Morgan and Hanson also state: "On the whole, our results seem consistent with the hypothesis that payday lending represents a legitimate increase in the supply of credit, not a contrived increase in credit demand." On the demand side, we'll have to await release of the study itself to determine what is meant by "contrived demand." But if you look at website for the industry's trade association, the Community Financial Services Association of America, you can see what it says drives demand, at least in part, for payday loans -- avoidance of fees from bounced checks and late payments.
But what of the conclusion that payday lending increases the supply of credit? Well, it gets back to the point of this whole diary. Both the credit card and payday lending industries (as well as other predatory lenders, such as those offering rapid tax refunds or car title loans) claim to be filling a need that would otherwise go unmet. That's true. The problem is that they offer a short term fix rather than a solution. Moreover, that fix certainly increases the cost of the underlying good or service, be it a trip to the doctor or a car repair, and likely serves to compound the borrower's long term problem.
Worse, the fix offered by credit providers is the prevailing public policy. As quoted at the outset, George Bush hailed the new bankruptcy law as a means of making even more credit available, "especially for low-income workers who already face financial obstacles." (They saw no irony in that statement; over the years, bankruptcy reform supporters created two general classes of people: Hard working Americans who pay their bills and the schemers and frauds who seek refuge in bankruptcy.) In other words, instead of tackling problems like stagnant wages, "financial obstacles," health care or any of the myriad other money problems Americans face, Bush, his then-allied Congress and the powerful financial services industry think the better course is to let people build their own safety nets, and to make them from borrowed ropes.

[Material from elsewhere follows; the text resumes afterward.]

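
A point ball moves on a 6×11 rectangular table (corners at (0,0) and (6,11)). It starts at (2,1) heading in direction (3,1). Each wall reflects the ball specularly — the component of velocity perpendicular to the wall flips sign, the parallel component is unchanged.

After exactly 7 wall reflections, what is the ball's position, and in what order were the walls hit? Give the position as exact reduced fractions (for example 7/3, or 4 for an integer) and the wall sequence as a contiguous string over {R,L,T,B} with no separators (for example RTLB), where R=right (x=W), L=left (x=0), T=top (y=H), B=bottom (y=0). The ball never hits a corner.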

Of course, that the Democrats now run Congress gives rise to hope that this will change. They dropped the ball on the new bankruptcy law, siding far too often and by far too many with republicans, but the House passed bill on student loan interest is a step in the right direction. National health care would be another. Other ideas might include creating an incentive for people to save at least small, "rainy day" amounts, enacting a meaningful usury law, and putting an end to practices like the universal default, which surely increases the speed at which the borrowed safety net unravels for people who fall behind.
Whatever the steps along the way, they should all lead toward the ultimate goal of restoring and making secure a social safety net, one that ensures that the public interest is no longer subordinated to the profit interest of a privileged few.